Comme Labourbourax, le gendarme de Courteline, Cédric Marteau, directeur général de la Ligue de protection des oiseaux (LPO), est sans pitié, et comme lui insensible au bon sens, à l’humanité et à ce qui fait le sel de l’existence. En somme Cédric Marteau est de ces gens sérieux dont ont besoin les procès, les assemblées générales, les associations militantes, les camps de redressement. Il vient de montrer l’étendue de son talent en faisant appel dans le jugement qui frappe Didier Ronat, berger de son état. Gardant son troupeau de brebis sur son causse un soir de décembre 2022 avant dîner, celui-ci voit plusieurs dizaines de rapaces fondre sur lui et tire pour protéger ses animaux, deux oiseaux tombent, un vautour moine et un gypaète barbu : un an plus tard le tribunal de Valence lui infligeait 4 mois de prison avec sursis, avec confiscation du fusil et retrait du permis pour deux ans et 30.000 euros de réparation au titre des préjudices moraux et matériels au profit d’une dizaine d’associations parties civiles qui ne réclamaient pas moins de 400.000 (quatre cent mille) euros. Surprenant tout le monde, Cédric Marteau a fait appel au nom de la LPO, estimant ce jugement trop clément.
Pour Marteau, tuer un gypaète c’est pire qu’une émeute
Cela fait trente ans que Didier Ronat fait le métier de berger.

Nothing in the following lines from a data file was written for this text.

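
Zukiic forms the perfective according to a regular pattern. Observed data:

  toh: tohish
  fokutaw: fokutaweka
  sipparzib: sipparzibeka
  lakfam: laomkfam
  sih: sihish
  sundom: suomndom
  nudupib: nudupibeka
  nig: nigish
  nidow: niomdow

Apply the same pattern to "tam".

nidow and fokutaw both end in -w yet inflect differently (niomdow, fokutaweka), so the final letter is not what conditions the rule; the number of vowels is.
"tam" has 1 vowel. The stems with 1 vowel (sih → sihish, toh → tohish, nig → nigish) add -ish.
The other patterns: stems with 2 vowels insert -om- after the first vowel; stems with 3 vowels add -eka.
So tam → tamish.

tamish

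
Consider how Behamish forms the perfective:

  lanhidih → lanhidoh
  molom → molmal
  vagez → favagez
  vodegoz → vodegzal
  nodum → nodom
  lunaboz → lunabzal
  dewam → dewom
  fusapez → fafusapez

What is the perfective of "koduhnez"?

"koduhnez" has last vowel 'e'. The stems whose last vowel is 'e' (vagez → favagez, fusapez → fafusapez) add the prefix fa-.
So koduhnez → fakoduhnez.

fakoduhnez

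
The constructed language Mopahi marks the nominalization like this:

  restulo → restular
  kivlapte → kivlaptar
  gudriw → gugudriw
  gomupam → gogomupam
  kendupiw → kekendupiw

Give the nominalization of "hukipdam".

huhukipdam

"hukipdam" ends in a consonant. The stems ending in a consonant (gudriw → gugudriw, gomupam → gogomupam, kendupiw → kekendupiw) repeat the first consonant+vowel as a prefix.
The other pattern: stems ending in a vowel drop the final letter and add -ar.
So hukipdam → huhukipdam.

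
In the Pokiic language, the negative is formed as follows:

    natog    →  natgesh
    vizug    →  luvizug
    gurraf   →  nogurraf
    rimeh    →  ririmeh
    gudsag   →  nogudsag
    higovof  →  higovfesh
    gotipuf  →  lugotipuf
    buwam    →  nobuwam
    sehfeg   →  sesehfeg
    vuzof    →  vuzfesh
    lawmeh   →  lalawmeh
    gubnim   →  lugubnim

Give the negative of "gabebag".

nogabebag

"gabebag" has last vowel 'a'. The stems whose last vowel is 'a' (buwam → nobuwam, gudsag → nogudsag, gurraf → nogurraf) add the prefix no-.
So gabebag → nogabebag.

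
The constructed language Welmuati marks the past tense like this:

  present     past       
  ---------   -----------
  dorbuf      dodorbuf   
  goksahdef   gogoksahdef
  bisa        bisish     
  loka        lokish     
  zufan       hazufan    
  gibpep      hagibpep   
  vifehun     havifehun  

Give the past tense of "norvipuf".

bisa and zufan both have last vowel 'a' yet inflect differently (bisish, hazufan), so the last vowel is not what conditions the rule; the final letter is.
"norvipuf" ends in -f. The stems ending in -f (dorbuf → dodorbuf, goksahdef → gogoksahdef) repeat the first consonant+vowel as a prefix.
So norvipuf → nonorvipuf.

nonorvipuf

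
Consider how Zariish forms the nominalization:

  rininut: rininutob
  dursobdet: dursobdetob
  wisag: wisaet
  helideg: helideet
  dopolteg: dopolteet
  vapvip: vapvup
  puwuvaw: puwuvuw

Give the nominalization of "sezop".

"sezop" ends in -p. The one such stem in the data (vapvip → vapvup) changes the last vowel to 'u' (as does puwuvaw), so the same rule applies.
The other patterns: stems ending in -t add -ob; stems ending in -g drop the final letter and add -et.
So sezop → sezup.

sezup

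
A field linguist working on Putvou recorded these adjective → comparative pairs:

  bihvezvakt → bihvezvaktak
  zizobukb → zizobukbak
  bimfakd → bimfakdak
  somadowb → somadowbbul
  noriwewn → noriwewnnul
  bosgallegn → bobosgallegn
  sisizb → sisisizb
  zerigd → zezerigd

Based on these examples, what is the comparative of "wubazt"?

"wubazt" has second-to-last letter 'z'. The one such stem in the data (sisizb → sisisizb) repeats the first consonant+vowel as a prefix (as do bosgallegn, zerigd), so the same rule applies.
So wubazt → wuwubazt.

wuwubazt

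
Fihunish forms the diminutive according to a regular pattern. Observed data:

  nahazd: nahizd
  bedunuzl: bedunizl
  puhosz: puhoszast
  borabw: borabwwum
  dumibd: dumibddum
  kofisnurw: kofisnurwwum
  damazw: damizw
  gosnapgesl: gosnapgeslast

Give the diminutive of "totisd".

kofisnurw and damazw both end in -w yet inflect differently (kofisnurwwum, damizw), so the final letter is not what conditions the rule; the second-to-last letter is.
"totisd" has second-to-last letter 's'. The stems whose second-to-last letter is 's' (gosnapgesl → gosnapgeslast, puhosz → puhoszast) add -ast.
So totisd → totisdast.

totisdast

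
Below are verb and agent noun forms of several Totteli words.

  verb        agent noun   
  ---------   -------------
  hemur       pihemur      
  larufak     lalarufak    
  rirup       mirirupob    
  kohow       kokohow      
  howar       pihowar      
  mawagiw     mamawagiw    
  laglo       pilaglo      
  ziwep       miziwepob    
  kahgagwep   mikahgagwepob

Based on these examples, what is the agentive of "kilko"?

pikilko

hemur and rirup both have last vowel 'u' yet inflect differently (pihemur, mirirupob), so the last vowel is not what conditions the rule; the final letter is.
"kilko" ends in -o. The one such stem in the data (laglo → pilaglo) adds the prefix pi-, so the same rule applies.
The other patterns: stems ending in -p add mi- … -ob around the stem; stems ending in -k or -w repeat the first consonant+vowel as a prefix.
So kilko → pikilko.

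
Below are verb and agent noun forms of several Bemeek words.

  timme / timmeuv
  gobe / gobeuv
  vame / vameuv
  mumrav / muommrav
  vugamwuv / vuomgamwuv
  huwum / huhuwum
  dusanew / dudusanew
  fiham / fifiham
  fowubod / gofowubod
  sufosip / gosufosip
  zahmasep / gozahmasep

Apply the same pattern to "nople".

nopleuv

vugamwuv and huwum both have last vowel 'u' yet inflect differently (vuomgamwuv, huhuwum), so the last vowel is not what conditions the rule; the final letter is.
"nople" ends in -e. The stems ending in -e (timme → timmeuv, gobe → gobeuv, vame → vameuv) add -uv.
The other patterns: stems ending in -v insert -om- after the first vowel; stems ending in -m or -w repeat the first consonant+vowel as a prefix; stems ending in -d or -p add the prefix go-.
So nople → nopleuv.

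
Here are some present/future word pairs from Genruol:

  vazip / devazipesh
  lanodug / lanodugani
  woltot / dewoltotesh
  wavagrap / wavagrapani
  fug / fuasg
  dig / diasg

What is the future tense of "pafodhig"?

vazip and wavagrap both end in -p yet inflect differently (devazipesh, wavagrapani), so the final letter is not what conditions the rule; the number of vowels is.
"pafodhig" has 3 vowels. The stems with 3 vowels (wavagrap → wavagrapani, lanodug → lanodugani) add -ani.
So pafodhig → pafodhigani.

pafodhigani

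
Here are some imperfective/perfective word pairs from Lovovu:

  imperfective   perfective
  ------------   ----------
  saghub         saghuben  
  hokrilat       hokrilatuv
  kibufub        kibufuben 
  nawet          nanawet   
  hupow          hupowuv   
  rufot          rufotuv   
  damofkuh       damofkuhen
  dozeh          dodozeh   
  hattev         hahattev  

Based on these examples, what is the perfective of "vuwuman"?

"vuwuman" has last vowel 'a'. The one such stem in the data (hokrilat → hokrilatuv) adds -uv, so the same rule applies.
So vuwuman → vuwumanuv.

vuwumanuv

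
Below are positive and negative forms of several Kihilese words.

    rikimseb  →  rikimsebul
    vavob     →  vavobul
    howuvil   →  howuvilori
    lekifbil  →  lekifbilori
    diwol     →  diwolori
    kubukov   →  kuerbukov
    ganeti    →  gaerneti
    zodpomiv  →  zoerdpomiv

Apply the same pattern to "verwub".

vavob and diwol both have last vowel 'o' yet inflect differently (vavobul, diwolori), so the last vowel is not what conditions the rule; the final letter is.
"verwub" ends in -b. The stems ending in -b (rikimseb → rikimsebul, vavob → vavobul) add -ul.
The other patterns: stems ending in -l add -ori; stems ending in -i or -v insert -er- after the first vowel.
So verwub → verwubul.

verwubul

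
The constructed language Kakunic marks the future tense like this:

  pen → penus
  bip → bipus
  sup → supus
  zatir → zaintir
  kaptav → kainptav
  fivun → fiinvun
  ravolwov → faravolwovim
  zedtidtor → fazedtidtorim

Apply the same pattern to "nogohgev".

pen and fivun both end in -n yet inflect differently (penus, fiinvun), so the final letter is not what conditions the rule; the number of vowels is.
"nogohgev" has 3 vowels. The stems with 3 vowels (ravolwov → faravolwovim, zedtidtor → fazedtidtorim) add fa- … -im around the stem.
So nogohgev → fanogohgevim.

fanogohgevim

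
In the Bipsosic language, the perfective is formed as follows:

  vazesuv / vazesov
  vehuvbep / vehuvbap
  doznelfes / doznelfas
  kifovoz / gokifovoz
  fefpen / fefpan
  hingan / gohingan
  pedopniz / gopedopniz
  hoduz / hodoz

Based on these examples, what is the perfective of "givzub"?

givzob

fefpen and hingan both end in -n yet inflect differently (fefpan, gohingan), so the final letter is not what conditions the rule; the last vowel is.
"givzub" has last vowel 'u'. The stems whose last vowel is 'u' (hoduz → hodoz, vazesuv → vazesov) change the last vowel to 'o'.
So givzub → givzob.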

Son capital, c’est son troupeau, d’une valeur de 30.000 euros à peu près, juste ce qu’on lui demande de verser aux parties civiles. Il n’a jamais eu affaire à la justice mais souvent aux prédateurs de brebis, dont le plus classique, le loup, depuis qu’il a été réintroduit. Ils compliquent sa vie de berger, ce qui explique qu’il ait fini par tirer. Il a tout de suite reconnu les faits. Il n’en a pas moins été menotté comme un vulgaire Dominique Strauss-Kahn. Perquisitionné. Gardé à vue. Ses deux grandes filles sont en pleurs en le voyant ainsi traité comme un malfaiteur. On n’en fait pas autant pour beaucoup de voleurs, de casseurs. Un émeutier, un caillasseur de pompiers, un lyncheur de policiers s’en tire mieux qu’un berger qui tue un gypaète et un vautour moine. Pour Cédric Marteau, c’est normal et souhaitable. Dans les années soixante du siècle dernier, les éclaireurs de la révolution arc-en-ciel ont détruit avec méthode la morale existante et l’échelle des peines judiciaires qui allait avec : aujourd’hui ils défendent avec le même acharnement la nouvelle morale et les nouvelles lois qu’ils ont installées. Voler à l’étalage n’est rien mais faire subir un « préjudice écologique » dont ils sont seuls juges est gravissime. Voilà pourquoi Cédric Marteau est implacable. Ni l’humiliation de la famille ni le fait que c’est la première faute du délinquant ne l’entament. La loi, c’est la loi, il faut la respecter en toute occasion et pour cela il a interjeté appel.
Vautours autours d’un troupeau, dîner de c…
« Rien n’autorisait ce berger à se mettre dans l’illégalité », affirme-t-il ! Pardi, t’as bien raison, Marteau : d’une manière générale, rien n’autorise personne à se mettre dans l’illégalité, c’est la définition même de l’illégalité ! Et notre vengeur d’ajouter : « Nous avons calculé suivant un barème précis que le préjudice écologique de cet acte de malveillance sur le patrimoine naturel s’élève à 168.000 euros. » Génial ! Tu pourras nous la refaire, Marteau ? 168.000 euros, pas un centime de moins ! Le coup du « barème précis » est grandiose. Aussi joli que, disons au doigt mouillé, l’élévation de la température globale de 4,5 degrés d’ici à 2087. Adorables barèmes précis et modèles aléatoires ! « L’acte de malveillance » n’est pas mal non plus : le vautour pique sur tes brebis, tu tires, c’est un acte de malveillance ! La certitude de détenir le bien et le pouvoir rend ce brave Marteau totalement insensible aux sottises qu’il profère. Il faut en profiter pour faire une teuf à tout casser. Mercredi en huit, j’organise un dîner fantastique à la maison, il y aura des spécialistes du boomerang et de la maquette, des cadres de LFI, des amoureux des éoliennes, mais j’ai besoin d’une vedette charismatique, d’un vrai champion. On t’attend, Cédric Marteau. Le code, c’est commelalune tout attaché. Vers 20.30, si ça t’est possible.